The following picture illustrates the difference between the two read modes:

disaster-recovery-read-mode

For writes:

  • SyncWrite: a write operation is executed in both nodes, and is considered success only if it is succeeded in both nodes before returning to the clients.
  • AsyncWrite: a write operation is still executed in both nodes, but the result is returned to the clients when it is done on the issued node. The other node will receive a copy of the write operation from the issued node, asynchronously.

The following picture illustrates the difference between the two write modes:

disaster-recovery-write-mode

So there are four combinations on reads and writes, and their RPOs are:

RPOSingleReadDualRead
SyncWrite00
AsyncWritenetwork latency between two nodes0

Since the writes are synchronized between the two nodes in SyncWrite mode, the RPO is always zero regardless what read mode is. However, SyncWrite requires both nodes functioned well simultaneously to handle writes. If your workload is write-light-read-heavy, and can tolerate some system unavailable time to bring back the healthiness of both nodes when the disaster happened, we recommend the SyncWrite + SingleRead combination.

Another combination that can achieve 0 RPO is AsyncWrite + DualRead. It's the opposite of the said above, suitable for the workload of write-heavy-read-light, and the restriction of the system availability can be relaxed.

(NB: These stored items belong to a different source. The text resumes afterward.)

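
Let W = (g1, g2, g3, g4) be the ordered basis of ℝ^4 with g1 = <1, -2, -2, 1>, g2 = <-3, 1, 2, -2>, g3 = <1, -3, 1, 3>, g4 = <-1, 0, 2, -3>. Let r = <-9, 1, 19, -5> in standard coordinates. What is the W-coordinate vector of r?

<-4, 2, 3, 2>

[r]_W is the unique c with M c = r, where M has columns g1, ..., g4.
Solving this 4x4 system gives c = (-4, 2, 3, 2).
Check: -4g1 + 2g2 + 3g3 + 2g4 = <-9, 1, 19, -5>.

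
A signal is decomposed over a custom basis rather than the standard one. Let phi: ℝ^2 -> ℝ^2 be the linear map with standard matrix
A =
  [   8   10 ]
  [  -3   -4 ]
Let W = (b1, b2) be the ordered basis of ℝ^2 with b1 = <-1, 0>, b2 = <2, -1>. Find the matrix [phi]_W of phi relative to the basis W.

With P the matrix whose columns are b1, b2, [phi]_W = P^(-1) A P.
Column by column: phi(b1) = A b1 = <-8, 3>; its W-coordinates <2, -3> give column 1.
Continuing for each basis vector yields [phi]_W = [[2, -2], [-3, 2]].

[[2, -2], [-3, 2]]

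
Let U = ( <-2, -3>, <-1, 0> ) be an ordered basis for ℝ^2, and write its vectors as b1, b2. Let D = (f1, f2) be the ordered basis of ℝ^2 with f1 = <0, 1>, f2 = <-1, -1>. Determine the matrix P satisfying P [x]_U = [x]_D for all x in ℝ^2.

Let M have columns bj and N have columns fj. Then for every x, N [x]_D = x = M [x]_U, so P = N^(-1) M.
Since det N = 1, N^(-1) has integer entries; multiplying gives P = [[-1, 1], [2, 1]].

[[-1, 1], [2, 1]]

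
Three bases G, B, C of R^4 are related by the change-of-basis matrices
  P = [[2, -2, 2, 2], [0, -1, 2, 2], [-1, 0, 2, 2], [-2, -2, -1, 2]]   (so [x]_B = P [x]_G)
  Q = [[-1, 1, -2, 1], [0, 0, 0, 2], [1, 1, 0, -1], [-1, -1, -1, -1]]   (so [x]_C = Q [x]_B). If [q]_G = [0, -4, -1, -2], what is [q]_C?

Apply P to get B-coordinates [2, -2, -6, 5], then Q to get C-coordinates.
The result is [q]_C = [13, 10, -5, 1].

[13, 10, -5, 1]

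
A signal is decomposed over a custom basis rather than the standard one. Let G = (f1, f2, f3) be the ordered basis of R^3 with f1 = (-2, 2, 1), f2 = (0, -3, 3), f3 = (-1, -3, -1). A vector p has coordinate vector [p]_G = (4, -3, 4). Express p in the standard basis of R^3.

The coordinates say p = 4f1 - 3f2 + 4f3; adding the scaled basis vectors gives (-12, 5, -9).

(-12, 5, -9)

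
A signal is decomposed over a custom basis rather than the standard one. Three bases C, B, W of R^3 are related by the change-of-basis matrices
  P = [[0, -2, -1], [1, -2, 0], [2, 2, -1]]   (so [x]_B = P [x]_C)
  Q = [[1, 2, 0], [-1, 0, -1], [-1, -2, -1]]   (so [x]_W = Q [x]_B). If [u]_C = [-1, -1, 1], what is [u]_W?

[3, 4, 2]

First [u]_B = P [u]_C = [1, 1, -5].
Then [u]_W = Q [u]_B = [3, 4, 2].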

The final combination is AsyncWrite + SingleRead. This is the most relaxed setup. If the network between the nodes is good, and the nodes are hosted reliably, for example, the two nodes are hosted in a virtual machine system inside one AZ (Available Zone, or "Data Center"), you may prefer this combination. Of course, just remember that the RPO is not zero.

RTO

To retain the minimality of requirements of our active-active architecture, we don't have a third node or a third service to handle the failover of GreptimeDB. Generally speaking, there are several ways to handle the failover:

  • Through a LoadBalancer. If you can spare another node for deploying a LoadBalancer like the Nginx, or if you have your own LoadBalance service can be used, we recommend this way. DR-LoadBalancer
  • By client SDK's failover mechanism. For example, if you are using MySQL Connector/j, you can configure the failover by setting multiple hosts and ports in the connection URL (see its document here). PostgreSQL's driver has the same mechanism. This is the most easy way to handle the failover, but not every client SDK supports this failover mechanism. DR-SDK
  • Custom endpoint update mechanism. If you can detect the fall of nodes, you can retroactively update the GreptimeDB's endpoint set in your code.
NOTE

To compare the RPO and RTO across different disaster recovery solutions, please refer to "Solution Comparison".

Summary

You can choose different read/write modes combination to achieve your goal for RPO. This is inherent to GreptimeDB active-active architecture. As to RTO, we rely on external efforts to handle the failover. A LoadBalancer is best suited for this job.